Natural interactions: Early ChatBots and modern Agents both rely on "conversational interfaces." Users messaging or voice-chatting in WeChat already engage naturally with AI—more intuitively than scanning codes.
WeChat connected offline services via "Mini Programs"; now it connects AI services via "Lobsters." The underlying logic remains unchanged: leverage WeChat's traffic and ecosystem to make cutting-edge tech accessible. This is Tencent's confidence in the AI race—no need for state-of-the-art models; embedding AI in super-apps suffices to dominate the AI era.

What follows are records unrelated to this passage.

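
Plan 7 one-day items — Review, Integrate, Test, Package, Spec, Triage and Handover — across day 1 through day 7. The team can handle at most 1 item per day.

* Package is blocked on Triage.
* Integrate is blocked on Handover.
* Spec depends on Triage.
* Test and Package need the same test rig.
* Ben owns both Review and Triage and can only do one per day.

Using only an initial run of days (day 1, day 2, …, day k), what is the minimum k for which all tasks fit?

The precedence chain requires at least 2 distinct days.
With at most 1 per day and 7 tasks, at least 7 days are needed.
7 works (last occupied day: day 7): for example Package -> day 4; Test -> day 7; Review -> day 6; Integrate -> day 3; Handover -> day 2; Spec -> day 5; Triage -> day 1.

7 days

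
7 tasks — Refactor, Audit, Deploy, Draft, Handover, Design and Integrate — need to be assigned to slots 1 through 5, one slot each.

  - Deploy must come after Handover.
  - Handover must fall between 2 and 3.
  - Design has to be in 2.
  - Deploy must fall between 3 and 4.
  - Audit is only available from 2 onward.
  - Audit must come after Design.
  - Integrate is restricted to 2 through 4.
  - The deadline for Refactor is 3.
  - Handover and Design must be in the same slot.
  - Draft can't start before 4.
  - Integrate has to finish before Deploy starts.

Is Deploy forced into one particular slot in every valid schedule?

No

Deploy can be 3 (e.g. Handover -> 2; Audit -> 3; Integrate -> 2; Design -> 2; Deploy -> 3; Refactor -> 1; Draft -> 4) or 4 (e.g. Draft=4; Design=2; Audit=3; Integrate=2; Deploy=4; Handover=2; Refactor=1).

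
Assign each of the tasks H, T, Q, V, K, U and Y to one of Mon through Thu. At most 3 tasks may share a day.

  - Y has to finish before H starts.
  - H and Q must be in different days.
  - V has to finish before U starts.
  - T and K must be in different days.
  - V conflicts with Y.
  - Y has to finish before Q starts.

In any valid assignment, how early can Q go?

Precedence pushes Q to at least Tue.
Q at Tue is achievable: Q=Tue; K=Tue; V=Tue; H=Wed; T=Mon; U=Wed; Y=Mon.

Tue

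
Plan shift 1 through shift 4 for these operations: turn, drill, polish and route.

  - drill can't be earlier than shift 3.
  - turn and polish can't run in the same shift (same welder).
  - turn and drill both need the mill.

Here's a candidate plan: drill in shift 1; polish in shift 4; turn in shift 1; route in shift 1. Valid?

turn and polish can't run in the same shift (same welder) — holds.
drill can't be earlier than shift 3 — violated.
turn and drill both need the mill — violated.

No — it violates: turn and drill both need the mill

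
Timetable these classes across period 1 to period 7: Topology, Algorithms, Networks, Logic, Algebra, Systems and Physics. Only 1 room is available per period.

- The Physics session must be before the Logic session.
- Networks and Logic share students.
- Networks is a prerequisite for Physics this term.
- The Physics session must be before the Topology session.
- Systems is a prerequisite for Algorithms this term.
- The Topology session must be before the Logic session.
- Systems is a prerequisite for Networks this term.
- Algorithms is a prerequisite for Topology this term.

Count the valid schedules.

Splitting on Topology: it can be period 5 (6), period 6 (15). Listing each branch's schedules as (Algorithms, Networks, Logic, Algebra, Systems, Physics) by period number:
Topology=period 5: (2,3,6,7,1,4) (2,3,7,6,1,4) (3,2,6,7,1,4) (3,2,7,6,1,4) (4,2,6,7,1,3) (4,2,7,6,1,3) — 6.
Topology=period 6: (2,3,7,4,1,5) (2,3,7,5,1,4) (2,4,7,3,1,5) (3,2,7,4,1,5) (3,2,7,5,1,4) (3,4,7,1,2,5) (3,4,7,2,1,5) (4,2,7,3,1,5) (4,2,7,5,1,3) (4,3,7,1,2,5) (4,3,7,2,1,5) (5,2,7,3,1,4) (5,2,7,4,1,3) (5,3,7,1,2,4) (5,3,7,2,1,4) — 15.
Summing: 6 + 15 = 21.

21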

Behind the lobster craze lies the ultimate AI battle among internet giants
From the "Goose Factory" to the "Shrimp Farm," Pony Ma's Moments post marks a watershed moment for China's AI industry:
The foundational model narrative has ended; the application and ecosystem wars have begun.
Opportunities for AI large model startups are dwindling; internet giants reign supreme.
WeChat Lobster is not a trial but Tencent's "Normandy Landing" in the AI era. Victory secures the Penguin Empire; defeat means obsolescence by new AI ecosystems. No wonder Pony Ma is taking charge personally.
Ordinary users will soon witness AI evolve from lab technology to WeChat's "Lobster"—a lifestyle assistant ordering takeout, shopping, and managing work. This is AI's true value and the allure of Tencent's "Shrimp Farm."
One final piece of advice: Don't waste money cultivating lobsters yourself or fall for scams selling courses, deployments, or tokens. When lobsters become truly useful, giants will compete to offer them free—just like free milk tea.